- Cayote, Texas Cayote, Texas
- Coordinates: 31°46′08″N 97°27′27″W﻿ / ﻿31.76889°N 97.45750°W
- Country: United States
- State: Texas
- County: Bosque
- Elevation: 722 ft (220 m)

Population (2000)
- • Total: 75
- Time zone: UTC-6 (Central (CST))
- • Summer (DST): UTC-5 (CDT)
- Area code: 254
- GNIS feature ID: 1378102

= Cayote, Texas =

Cayote (also Coyote) is an unincorporated community in Bosque County, Texas, United States. According to the Handbook of Texas, the community had a population of 75 in 2000.

==History==
John Cox built a grocery store two miles south of the Cayote town site in 1866–67; after he sold it in 1870, the new owners moved it to the town site. The owners called their town Coyote after the many coyotes living in the area; a later spelling mistake gave the town its current name. A post office opened at Cayote in 1879, and the town later grew to include a gristmill and cotton gin. In the 1890s, the community reached its peak population of 100. The post office closed the following decade.
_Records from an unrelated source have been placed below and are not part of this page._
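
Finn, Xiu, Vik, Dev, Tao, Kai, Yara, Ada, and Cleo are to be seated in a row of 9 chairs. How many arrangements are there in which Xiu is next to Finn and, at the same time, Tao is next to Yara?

20160

Treat {Xiu,Finn} as one block (2 orders) and {Tao,Yara} as another (2 orders).
That leaves 7 units to arrange: 2 × 2 × 7! = 4 × 5040 = 20160.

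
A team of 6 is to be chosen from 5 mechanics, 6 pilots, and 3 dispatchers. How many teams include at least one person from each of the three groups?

With no constraint there are C(14,6) = 3003 possible selections.
Selections missing a whole group: no mechanics → C(9,6) = 84; no pilots → C(8,6) = 28; no dispatchers → C(11,6) = 462.
Add back selections omitting two groups (i.e. drawn from a single group): C(5,6) + C(6,6) + C(3,6) = 1.
By inclusion–exclusion: 3003 − 574 + 1 = 2430.

2430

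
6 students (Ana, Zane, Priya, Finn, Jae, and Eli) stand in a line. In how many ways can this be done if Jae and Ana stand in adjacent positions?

240

Treat {Jae, Ana} as a single unit. There are 5 units to order, and the pair itself can be ordered 2 ways.
So the count is 2·(5)! = 240.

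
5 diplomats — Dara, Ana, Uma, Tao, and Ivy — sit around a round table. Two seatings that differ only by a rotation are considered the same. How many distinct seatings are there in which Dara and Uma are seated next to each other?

12

Glue Dara and Uma into a block (2 internal orders). Seating 4 units around a circle gives (3)! arrangements.
So 2 × (3)! = 2 × 6 = 12.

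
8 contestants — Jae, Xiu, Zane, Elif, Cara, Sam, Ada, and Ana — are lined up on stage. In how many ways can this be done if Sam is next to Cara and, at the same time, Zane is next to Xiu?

2880

Treat {Sam,Cara} as one block (2 orders) and {Zane,Xiu} as another (2 orders).
That leaves 6 units to arrange: 2 × 2 × 6! = 4 × 720 = 2880.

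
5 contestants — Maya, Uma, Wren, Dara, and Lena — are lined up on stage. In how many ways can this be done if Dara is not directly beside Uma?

Of the 5! = 120 arrangements, those with Dara and Uma adjacent number 2 × 4! = 48 (treat the pair as a block with 2 internal orders).
Complementary counting: 120 − 48 = 72.

72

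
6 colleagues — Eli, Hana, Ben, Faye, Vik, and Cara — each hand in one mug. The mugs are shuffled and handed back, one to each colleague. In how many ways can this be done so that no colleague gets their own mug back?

Let Aᵢ be the assignments in which colleague i gets their own mug. We want the size of the complement of A₁∪…∪A_6.
By inclusion–exclusion this is Σ_{j=0}^{6} (−1)^j C(6,j)·(6−j)!.
Computing: 720 − 720 + 360 − 120 + 30 − 6 + 1 = 265.

265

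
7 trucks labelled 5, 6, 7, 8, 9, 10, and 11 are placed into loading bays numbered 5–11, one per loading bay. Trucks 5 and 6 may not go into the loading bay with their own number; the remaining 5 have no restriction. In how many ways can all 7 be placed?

Let Aᵢ (for i ∈ {5, 6}) be the placements that put truck i in its forbidden loading bay. Any j of these fix j positions, leaving (7−j)! ways to fill the rest, and there are C(2,j) ways to pick which j.
By inclusion–exclusion, the number of valid placements is Σ_{j=0}^{2} (−1)^j C(2,j)·(7−j)!.
Computing: 5040 − 1440 + 120 = 3720.

3720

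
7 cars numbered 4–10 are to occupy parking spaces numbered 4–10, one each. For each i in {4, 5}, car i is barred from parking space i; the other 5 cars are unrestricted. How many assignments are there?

3720

Let Aᵢ (for i ∈ {4, 5}) be the placements that put car i in its forbidden parking space. Any j of these fix j positions, leaving (7−j)! ways to fill the rest, and there are C(2,j) ways to pick which j.
By inclusion–exclusion, the number of valid placements is Σ_{j=0}^{2} (−1)^j C(2,j)·(7−j)!.
Computing: 5040 − 1440 + 120 = 3720.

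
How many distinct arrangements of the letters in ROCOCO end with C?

20

Fix C in the last position and arrange the remaining 5 letters.
Those 5 letters have O appearing 3 times, giving (5)!/(3!) = 20.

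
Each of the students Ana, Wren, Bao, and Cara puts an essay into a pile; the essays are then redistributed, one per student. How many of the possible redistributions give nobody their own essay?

9

This is the derangement count D_4: permutations of 4 items with no fixed point.
By inclusion–exclusion this is Σ_{j=0}^{4} (−1)^j C(4,j)·(4−j)!.
Computing: 24 − 24 + 12 − 4 + 1 = 9.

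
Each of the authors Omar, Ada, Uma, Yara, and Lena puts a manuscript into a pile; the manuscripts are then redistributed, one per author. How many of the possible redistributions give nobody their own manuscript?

44

Count assignments avoiding every fixed point. For any j of the 5 authors fixed to their own manuscript, the other 5−j can be arranged in (5−j)! ways.
By inclusion–exclusion this is Σ_{j=0}^{5} (−1)^j C(5,j)·(5−j)!.
Computing: 120 − 120 + 60 − 20 + 5 − 1 = 44.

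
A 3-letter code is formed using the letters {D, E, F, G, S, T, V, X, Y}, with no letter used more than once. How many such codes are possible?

504

This is a permutation of 3 out of 9: P(9,3) = 9!/6!.
That product is 9 × 8 × 7 = 504.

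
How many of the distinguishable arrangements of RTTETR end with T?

With the last slot taken by T, it remains to arrange the other 5 letters (RTETR).
Those 5 letters have R appearing twice and T appearing twice, giving (5)!/(2!·2!) = 30.

30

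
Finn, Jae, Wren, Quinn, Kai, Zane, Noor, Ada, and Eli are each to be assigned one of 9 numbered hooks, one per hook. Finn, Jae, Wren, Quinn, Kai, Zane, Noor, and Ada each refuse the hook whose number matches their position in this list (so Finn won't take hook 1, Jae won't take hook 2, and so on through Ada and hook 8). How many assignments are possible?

Let Aᵢ (for 1 ≤ i ≤ 8) be the placements that put person i in their forbidden hook. Any j of these fix j positions, leaving (9−j)! ways to fill the rest, and there are C(8,j) ways to pick which j.
By inclusion–exclusion, the number of valid placements is Σ_{j=0}^{8} (−1)^j C(8,j)·(9−j)!.
Computing: 362880 − 322560 + 141120 − 40320 + 8400 − 1344 + 168 − 16 + 1 = 148329.

148329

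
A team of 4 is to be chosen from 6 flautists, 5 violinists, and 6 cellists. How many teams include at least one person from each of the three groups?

1260

With no constraint there are C(17,4) = 2380 possible selections.
Subtract selections that omit an entire group: no flautists → C(11,4) = 330; no violinists → C(12,4) = 495; no cellists → C(11,4) = 330.
Add back selections omitting two groups (i.e. drawn from a single group): C(6,4) + C(5,4) + C(6,4) = 35.
By inclusion–exclusion: 2380 − 1155 + 35 = 1260.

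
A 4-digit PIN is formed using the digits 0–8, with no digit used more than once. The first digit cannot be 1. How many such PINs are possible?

2688

The first digit has 9−1 = 8 choices (anything except 1).
The remaining 3 digits are filled from the other 8 symbols without repetition: 8 × 7 × 6 = 336.
Total: 8 × 336 = 2688.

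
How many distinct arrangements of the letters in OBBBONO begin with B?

60

With the first slot taken by B, it remains to arrange the other 6 letters (OBBONO).
Those 6 letters have B appearing twice and O appearing 3 times, giving (6)!/(3!·2!) = 60.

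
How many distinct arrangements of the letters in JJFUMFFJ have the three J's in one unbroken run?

Treat the 3 copies of J as a single block. The multiset to arrange is then {JJJ, F, F, F, M, U}, 6 items in all.
That gives (6)!/(3!) = 120 arrangements.

120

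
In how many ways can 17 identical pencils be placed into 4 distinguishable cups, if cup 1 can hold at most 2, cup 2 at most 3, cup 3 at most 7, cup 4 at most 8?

Without the upper bounds there are C(20,3) = 1140 ways to split 17 among 4 cups.
Subtract solutions that violate a single cap (substitute x_i' = x_i − (cap_i+1)): x_1 ≥ 3 gives C(17,3) = 680; x_2 ≥ 4 gives C(16,3) = 560; x_3 ≥ 8 gives C(12,3) = 220; x_4 ≥ 9 gives C(11,3) = 165. Together 1625.
Add back pairs where two caps are both exceeded: 286 + 84 + 56 + 56 + 35 + 1 = 518.
Subtract triples: 10 + 4 + 0 + 0 = 14.
By inclusion–exclusion the count is 1140 − 1625 + 518 − 14 = 19.

19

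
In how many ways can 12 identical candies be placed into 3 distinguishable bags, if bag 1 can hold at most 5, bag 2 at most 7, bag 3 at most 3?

Ignoring the caps, the number of non-negative solutions to x_1+…+x_3 = 12 is C(14,2) = 91.
Subtract solutions that violate a single cap (substitute x_i' = x_i − (cap_i+1)): x_1 ≥ 6 gives C(8,2) = 28; x_2 ≥ 8 gives C(6,2) = 15; x_3 ≥ 4 gives C(10,2) = 45. Together 88.
Add back pairs where two caps are both exceeded: 0 + 6 + 1 = 7.
By inclusion–exclusion the count is 91 − 88 + 7 = 10.

10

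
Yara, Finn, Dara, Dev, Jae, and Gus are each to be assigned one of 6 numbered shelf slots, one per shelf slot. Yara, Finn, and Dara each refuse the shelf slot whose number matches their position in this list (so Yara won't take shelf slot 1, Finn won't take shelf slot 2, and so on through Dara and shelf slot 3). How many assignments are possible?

Let Aᵢ (for i ∈ {1, 2, 3}) be the placements that put person i in their forbidden shelf slot. Any j of these fix j positions, leaving (6−j)! ways to fill the rest, and there are C(3,j) ways to pick which j.
By inclusion–exclusion, the number of valid placements is Σ_{j=0}^{3} (−1)^j C(3,j)·(6−j)!.
Computing: 720 − 360 + 72 − 6 = 426.

426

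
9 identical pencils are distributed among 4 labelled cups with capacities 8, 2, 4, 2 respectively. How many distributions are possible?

44

Ignoring the caps, the number of non-negative solutions to x_1+…+x_4 = 9 is C(12,3) = 220.
Subtract solutions that violate a single cap (substitute x_i' = x_i − (cap_i+1)): x_1 ≥ 9 gives C(3,3) = 1; x_2 ≥ 3 gives C(9,3) = 84; x_3 ≥ 5 gives C(7,3) = 35; x_4 ≥ 3 gives C(9,3) = 84. Together 204.
Add back pairs where two caps are both exceeded: 0 + 0 + 0 + 4 + 20 + 4 = 28.
By inclusion–exclusion the count is 220 − 204 + 28 = 44.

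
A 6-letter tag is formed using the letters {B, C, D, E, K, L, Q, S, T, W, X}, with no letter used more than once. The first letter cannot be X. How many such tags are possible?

302400

The first letter has 11−1 = 10 choices (anything except X).
The remaining 5 letters are filled from the other 10 symbols without repetition: 10 × 9 × 8 × 7 × 6 = 30240.
Total: 10 × 30240 = 302400.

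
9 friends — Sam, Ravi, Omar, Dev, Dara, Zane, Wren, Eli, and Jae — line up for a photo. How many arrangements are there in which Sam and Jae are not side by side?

282240

There are 9! = 362880 arrangements in all. If Sam and Jae are adjacent, merging them into one block gives 2·(8)! = 80640 arrangements.
Complementary counting: 362880 − 80640 = 282240.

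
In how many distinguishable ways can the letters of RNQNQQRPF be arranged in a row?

15120

RNQNQQRPF has 9 letters with N appearing twice, Q appearing 3 times, and R appearing twice.
Dividing 9! = 362880 by 3!·2!·2! = 24 for the repeated letters gives 15120.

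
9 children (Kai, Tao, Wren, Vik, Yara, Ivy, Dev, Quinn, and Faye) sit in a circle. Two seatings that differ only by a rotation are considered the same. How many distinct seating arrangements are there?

40320

Seat Kai anywhere (absorbing the rotational symmetry), then permute the other 8: (8)! = 40320.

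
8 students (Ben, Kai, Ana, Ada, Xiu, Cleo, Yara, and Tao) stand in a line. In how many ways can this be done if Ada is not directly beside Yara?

30240

Of the 8! = 40320 arrangements, those with Ada and Yara adjacent number 2 × 7! = 10080 (treat the pair as a block with 2 internal orders).
Complementary counting: 40320 − 10080 = 30240.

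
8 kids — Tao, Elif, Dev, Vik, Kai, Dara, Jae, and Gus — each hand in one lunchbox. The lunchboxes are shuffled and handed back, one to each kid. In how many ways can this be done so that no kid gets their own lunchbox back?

14833

Let Aᵢ be the assignments in which kid i gets their own lunchbox. We want the size of the complement of A₁∪…∪A_8.
By inclusion–exclusion this is Σ_{j=0}^{8} (−1)^j C(8,j)·(8−j)!.
Computing: 40320 − 40320 + 20160 − 6720 + 1680 − 336 + 56 − 8 + 1 = 14833.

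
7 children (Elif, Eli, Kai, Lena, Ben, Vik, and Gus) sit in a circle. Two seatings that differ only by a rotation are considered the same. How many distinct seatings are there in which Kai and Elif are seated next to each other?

240

Treat {Kai, Elif} as one unit (2 internal orders) and seat the resulting 6 units around the table: (5)! circular arrangements.
So 2 × (5)! = 2 × 120 = 240.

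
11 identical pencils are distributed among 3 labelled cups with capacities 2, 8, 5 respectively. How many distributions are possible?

Ignoring the caps, the number of non-negative solutions to x_1+…+x_3 = 11 is C(13,2) = 78.
Subtract solutions that violate a single cap (substitute x_i' = x_i − (cap_i+1)): x_1 ≥ 3 gives C(10,2) = 45; x_2 ≥ 9 gives C(4,2) = 6; x_3 ≥ 6 gives C(7,2) = 21. Together 72.
Add back pairs where two caps are both exceeded: 0 + 6 + 0 = 6.
By inclusion–exclusion the count is 78 − 72 + 6 = 12.

12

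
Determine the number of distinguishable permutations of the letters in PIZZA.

60

The 5 letters of PIZZA have repeats: Z appearing twice.
Dividing 5! = 120 by 2! = 2 for the repeated letters gives 60.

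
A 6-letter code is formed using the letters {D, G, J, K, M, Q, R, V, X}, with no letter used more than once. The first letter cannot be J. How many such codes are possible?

The first letter has 9−1 = 8 choices (anything except J).
The remaining 5 letters are filled from the other 8 symbols without repetition: 8 × 7 × 6 × 5 × 4 = 6720.
Total: 8 × 6720 = 53760.

53760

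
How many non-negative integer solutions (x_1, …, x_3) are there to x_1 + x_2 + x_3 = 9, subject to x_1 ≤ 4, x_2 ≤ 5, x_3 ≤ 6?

By stars and bars, unrestricted non-negative solutions to x_1+…+x_3 = 9 number C(9+2,2) = 55.
Subtract solutions that violate a single cap (substitute x_i' = x_i − (cap_i+1)): x_1 ≥ 5 gives C(6,2) = 15; x_2 ≥ 6 gives C(5,2) = 10; x_3 ≥ 7 gives C(4,2) = 6. Together 31.
No two caps can be exceeded simultaneously, so the pair terms are all 0.
By inclusion–exclusion the count is 55 − 31 + 0 = 24.

24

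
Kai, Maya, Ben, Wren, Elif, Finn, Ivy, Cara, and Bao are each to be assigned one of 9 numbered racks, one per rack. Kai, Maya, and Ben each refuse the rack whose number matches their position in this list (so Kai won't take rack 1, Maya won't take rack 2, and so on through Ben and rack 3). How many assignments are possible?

256320

Let Aᵢ (for i ∈ {1, 2, 3}) be the placements that put person i in their forbidden rack. Any j of these fix j positions, leaving (9−j)! ways to fill the rest, and there are C(3,j) ways to pick which j.
By inclusion–exclusion, the number of valid placements is Σ_{j=0}^{3} (−1)^j C(3,j)·(9−j)!.
Computing: 362880 − 120960 + 15120 − 720 = 256320.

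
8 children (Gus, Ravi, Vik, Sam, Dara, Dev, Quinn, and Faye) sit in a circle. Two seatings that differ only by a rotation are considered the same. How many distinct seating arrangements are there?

5040

Fix one person's seat to break rotational symmetry; the remaining 7 people can be arranged in (7)! = 5040 ways.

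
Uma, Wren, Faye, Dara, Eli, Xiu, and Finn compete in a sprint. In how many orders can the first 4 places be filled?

This is an ordered selection of 4 from 7: P(7,4).
That gives 7 × 6 × 5 × 4 = 840.

840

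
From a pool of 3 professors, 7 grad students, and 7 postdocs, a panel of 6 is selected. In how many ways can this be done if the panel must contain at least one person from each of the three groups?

Unrestricted: C(17,6) = 12376 ways to pick any 6 of the 17.
Selections missing a whole group: no professors → C(14,6) = 3003; no grad students → C(10,6) = 210; no postdocs → C(10,6) = 210.
Add back selections omitting two groups (i.e. drawn from a single group): C(3,6) + C(7,6) + C(7,6) = 14.
By inclusion–exclusion: 12376 − 3423 + 14 = 8967.

8967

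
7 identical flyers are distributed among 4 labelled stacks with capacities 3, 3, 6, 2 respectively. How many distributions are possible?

46

Without the upper bounds there are C(10,3) = 120 ways to split 7 among 4 stacks.
Subtract solutions that violate a single cap (substitute x_i' = x_i − (cap_i+1)): x_1 ≥ 4 gives C(6,3) = 20; x_2 ≥ 4 gives C(6,3) = 20; x_3 ≥ 7 gives C(3,3) = 1; x_4 ≥ 3 gives C(7,3) = 35. Together 76.
Add back pairs where two caps are both exceeded: 0 + 0 + 1 + 0 + 1 + 0 = 2.
By inclusion–exclusion the count is 120 − 76 + 2 = 46.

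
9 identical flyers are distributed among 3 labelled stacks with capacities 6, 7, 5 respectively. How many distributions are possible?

Without the upper bounds there are C(11,2) = 55 ways to split 9 among 3 stacks.
Subtract solutions that violate a single cap (substitute x_i' = x_i − (cap_i+1)): x_1 ≥ 7 gives C(4,2) = 6; x_2 ≥ 8 gives C(3,2) = 3; x_3 ≥ 6 gives C(5,2) = 10. Together 19.
No two caps can be exceeded simultaneously, so the pair terms are all 0.
By inclusion–exclusion the count is 55 − 19 + 0 = 36.

36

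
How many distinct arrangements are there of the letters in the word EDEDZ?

EDEDZ has 5 letters with D appearing twice and E appearing twice.
The number of distinct arrangements is 5!/(2!·2!) = 120/4 = 30.

30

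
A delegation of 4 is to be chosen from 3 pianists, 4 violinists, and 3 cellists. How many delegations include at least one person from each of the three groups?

126

With no constraint there are C(10,4) = 210 possible selections.
Selections missing a whole group: no pianists → C(7,4) = 35; no violinists → C(6,4) = 15; no cellists → C(7,4) = 35.
Add back selections omitting two groups (i.e. drawn from a single group): C(3,4) + C(4,4) + C(3,4) = 1.
By inclusion–exclusion: 210 − 85 + 1 = 126.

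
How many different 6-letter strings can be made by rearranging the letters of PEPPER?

60

PEPPER has 6 letters with E appearing twice and P appearing 3 times.
So there are 6! / (3!·2!) = 60 distinguishable arrangements.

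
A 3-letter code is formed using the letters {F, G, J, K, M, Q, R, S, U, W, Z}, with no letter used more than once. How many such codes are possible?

This is a permutation of 3 out of 11: P(11,3) = 11!/8!.
11 × 10 × 9 = 990.

990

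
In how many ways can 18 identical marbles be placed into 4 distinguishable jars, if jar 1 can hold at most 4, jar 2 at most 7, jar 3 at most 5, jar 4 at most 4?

Without the upper bounds there are C(21,3) = 1330 ways to split 18 among 4 jars.
Subtract solutions that violate a single cap (substitute x_i' = x_i − (cap_i+1)): x_1 ≥ 5 gives C(16,3) = 560; x_2 ≥ 8 gives C(13,3) = 286; x_3 ≥ 6 gives C(15,3) = 455; x_4 ≥ 5 gives C(16,3) = 560. Together 1861.
Add back pairs where two caps are both exceeded: 56 + 120 + 165 + 35 + 56 + 120 = 552.
Subtract triples: 0 + 1 + 10 + 0 = 11.
By inclusion–exclusion the count is 1330 − 1861 + 552 − 11 = 10.

10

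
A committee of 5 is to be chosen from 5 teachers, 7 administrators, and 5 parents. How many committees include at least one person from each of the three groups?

With no constraint there are C(17,5) = 6188 possible selections.
Subtract selections that omit an entire group: no teachers → C(12,5) = 792; no administrators → C(10,5) = 252; no parents → C(12,5) = 792.
Add back selections omitting two groups (i.e. drawn from a single group): C(5,5) + C(7,5) + C(5,5) = 23.
By inclusion–exclusion: 6188 − 1836 + 23 = 4375.

4375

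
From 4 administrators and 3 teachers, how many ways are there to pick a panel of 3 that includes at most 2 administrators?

31

Split by how many administrators are chosen (0 through 2).
Sum: C(4,0)·C(3,3) + C(4,1)·C(3,2) + C(4,2)·C(3,1) = 1 + 12 + 18 = 31.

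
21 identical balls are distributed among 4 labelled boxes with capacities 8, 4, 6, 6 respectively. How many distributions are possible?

20

Ignoring the caps, the number of non-negative solutions to x_1+…+x_4 = 21 is C(24,3) = 2024.
Subtract solutions that violate a single cap (substitute x_i' = x_i − (cap_i+1)): x_1 ≥ 9 gives C(15,3) = 455; x_2 ≥ 5 gives C(19,3) = 969; x_3 ≥ 7 gives C(17,3) = 680; x_4 ≥ 7 gives C(17,3) = 680. Together 2784.
Add back pairs where two caps are both exceeded: 120 + 56 + 56 + 220 + 220 + 120 = 792.
Subtract triples: 1 + 1 + 0 + 10 = 12.
By inclusion–exclusion the count is 2024 − 2784 + 792 − 12 = 20.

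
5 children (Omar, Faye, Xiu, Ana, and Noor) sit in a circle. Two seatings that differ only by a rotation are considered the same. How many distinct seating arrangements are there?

Around a circle, 5 distinct people have 5!/5 = (4)! = 24 rotationally distinct seatings.

24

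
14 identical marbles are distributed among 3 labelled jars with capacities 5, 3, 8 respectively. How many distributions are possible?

6

Without the upper bounds there are C(16,2) = 120 ways to split 14 among 3 jars.
Subtract solutions that violate a single cap (substitute x_i' = x_i − (cap_i+1)): x_1 ≥ 6 gives C(10,2) = 45; x_2 ≥ 4 gives C(12,2) = 66; x_3 ≥ 9 gives C(7,2) = 21. Together 132.
Add back pairs where two caps are both exceeded: 15 + 0 + 3 = 18.
By inclusion–exclusion the count is 120 − 132 + 18 = 6.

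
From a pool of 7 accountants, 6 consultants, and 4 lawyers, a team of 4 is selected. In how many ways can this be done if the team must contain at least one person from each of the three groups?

With no constraint there are C(17,4) = 2380 possible selections.
Subtract selections that omit an entire group: no accountants → C(10,4) = 210; no consultants → C(11,4) = 330; no lawyers → C(13,4) = 715.
Add back selections omitting two groups (i.e. drawn from a single group): C(7,4) + C(6,4) + C(4,4) = 51.
By inclusion–exclusion: 2380 − 1255 + 51 = 1176.

1176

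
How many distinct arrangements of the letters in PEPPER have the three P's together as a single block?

12

Treat the 3 copies of P as a single block. The multiset to arrange is then {PPP, E, E, R}, 4 items in all.
That gives (4)!/(2!) = 12 arrangements.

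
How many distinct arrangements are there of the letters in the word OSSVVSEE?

The 8 letters of OSSVVSEE have repeats: E appearing twice, S appearing 3 times, and V appearing twice.
The number of distinct arrangements is 8!/(3!·2!·2!) = 40320/24 = 1680.

1680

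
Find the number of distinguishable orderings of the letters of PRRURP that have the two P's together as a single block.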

Cayote's population fell to 25 by 1933 but climbed to 75 over the next ten years; it has remained at 75 since.

==Geography==
Cayote is located on Farm to Market Road 56 along the banks of Childress Creek, 7 mi north of Valley Mills and 23 mi northwest of Waco in southeastern Bosque County.

===Climate===
The climate in this area is characterized by hot, humid summers and generally mild to cool winters. According to the Köppen Climate Classification system, Cayote has a humid subtropical climate, abbreviated "Cfa" on climate maps.

==Education==
Cayote is served by the Valley Mills Independent School District.